There hadn’t been sufficient consultation with state partners before the decision was made which is why would-be beneficiaries like Hon. Gerald Karuhanga (Ntungamo Municipality) went to court to challenge the move while others have been refunding the money or eagerly handing it over to taskforces fighting Covid-19 in their constituencies/districts. The eagerness with which the people’s representatives have contributed the Shs20million to local taskforces shows that they realised the folly of the original plan. Hadn’t Museveni touched on the matter, the funds would have been spent according to personal wishes possibly unrelated to the intended purpose. The leadership of Parliament would have spent in vain and MPs would face the wrath of voters.

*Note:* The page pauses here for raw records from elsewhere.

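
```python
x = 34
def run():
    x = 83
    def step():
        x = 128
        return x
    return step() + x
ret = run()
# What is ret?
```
211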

Unfortunately, MPs went ahead to raise a motion of displeasure against the president yet on the ground they were acting in accordance with his guidance, which means that they are not being honest or transparent. I have been educated by knowledgeable sources that actually under Article 155 and 156 of the Constitution, Parliament does not have powers to cause to be presented before itself a supplementary appropriation bill. Only the Executive (through Cabinet) has that authority.
When such a supplementary request is received by Parliament, the institution’s powers are limited to only three actions: to approve the request or to vary it and allocate money to another vote but with the acceptance of the Minister of Finance or to reject the request and give reasons thereof. The manner in which the item called “allocation to Parliamentary Commission” was tabled was strange and that is the gist of the matter.
The way it was done was an attempt to usurp powers of the Executive, a coup of sorts.
The president should wake up! The forces behind the institutional insolence in this matter are not looking at the Shs20million; something bigger is at stake. There is another motive behind which is suspect has the duo purpose of undermining Museveni as an individual and the fight against Coronavirus. Some circles have noticed that Museveni has gained ground in the course of leading the war on the global pandemic. The plan is to drag him down, divert attention from his guidance to the public and make him look bad. MPs are being (mis)used!
Even the Judiciary has been attacked by some MPs at a time when all the arms of the state should be working together.
By his wisdom, Museveni raised a matter of great national importance at a critical time. He saved the Ugandan tax payer’s money and lifted a bit of the burden that MPs would have to shoulder by way of tough grilling from voters at the next polls in regard to the same. They should be grateful to him and back him in his anti-Covid-19 fight where he has strongly scored. Every time they hit at him, the public is suspicious of them.
Our good legislators, and their allies, should, therefore, not harbour hard feelings. The attacks on Museveni should cease as they make them (MPs) look unserious. MPs are subject to “oversight” like everybody else holding public office.
Even Museveni is held to account and there is no record of him failing to account for what is allocated to him for official duties. All monies allocated to fight Covid-19, whatever the amount involved, will have to be accounted for. Whoever fears to account doesn’t deserve to be in leadership!
In the end, if the public bickering persists, the ordinary people will stand aside and observe, wondering if leaders are placing monetary interest above all else.
To redeem themselves, MPs should fully join national anti-Covid programmes and use the opportunity to promote hygiene and sanitation programmes in their constituencies. It should not be about Covid-19 only since that is a temporary problem. The disease has acted as a wake-up signal to get involved in health matters critically. Purchasing ambulances, as many have done, is a good gesture but promoting a full-time culture of hygiene and sanitation in the local communities will deliver better results. President Museveni has always struggled on his own preaching the basics of good hygiene. It’s time that legislators fitted properly in their shoes as leaders and engaged in sensitisation programmes that benefit the common person even when there is no Shs20 or 100million to be had.
The author is a Masaka based Journalist.